コズンドル

 先日、会社にて自社の飲料の新製品を数種類並べて皆で試飲をしておりました。その飲料のうちのひとつをある社員が見て「コズンドル」と言いました。初めて耳にする言葉でしたので意味が分からず外来語かと思っていると、別の社員がそれを「とごる」と言いました。全く意味が分からなかったので訊いてみたところ、「こずんどる」は「溶け切らずに沈殿している」という意味でした。「こずむ」=「沈殿する」に状態を表す「どる(=〜でいる)」が付いて「こずんどる」となったようです。一方「とごる」にも同じく「沈殿する」とか「よどむ」という意味があるそうです。「こずんどる」は愛知県東部から長野方面にかけて使われている方言で、「とごる」は愛知県西部から三重方面の方言のようです。さすがにこういう言葉を会社の報告書の中で使うことは無いみたいですが、日常会話で使うことは珍しくないようです。
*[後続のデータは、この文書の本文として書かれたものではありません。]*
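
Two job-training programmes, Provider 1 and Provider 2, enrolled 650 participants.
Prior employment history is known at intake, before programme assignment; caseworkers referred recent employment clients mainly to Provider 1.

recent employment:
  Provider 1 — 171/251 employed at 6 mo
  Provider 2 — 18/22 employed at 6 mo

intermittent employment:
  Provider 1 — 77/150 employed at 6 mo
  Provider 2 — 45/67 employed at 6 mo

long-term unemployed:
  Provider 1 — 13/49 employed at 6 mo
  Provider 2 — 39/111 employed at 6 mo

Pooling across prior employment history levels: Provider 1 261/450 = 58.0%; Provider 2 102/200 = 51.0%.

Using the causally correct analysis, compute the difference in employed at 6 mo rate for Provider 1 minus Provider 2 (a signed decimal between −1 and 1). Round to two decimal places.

-0.13

Provider 2 is higher inside every prior employment history stratum but Provider 1 is higher in aggregate. Whether to stratify depends on how prior employment history relates to the programme.
Nothing the programme does changes prior employment history; the imbalance is an allocation artefact. With prior employment history also predicting the outcome, the pooled figure is confounded, and the within-stratum comparison is the causal one.
Adjusting over the population distribution of prior employment history: 0.420·(0.681−0.818) + 0.334·(0.513−0.672) + 0.246·(0.265−0.351) = -0.132.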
大学入学で上京して、関東やその他の地方から来ている学生と話していて、今まで知らなかった方言に触れたり、逆に自分が標準語だと思っていた言葉が通じなかったり、という経験はありましたが、身近なエリアにもまだまだ知らなかった言葉があるのは大変面白いですし、そういう言葉が使われなくなって忘れ去られてしまうことがないよう願っております。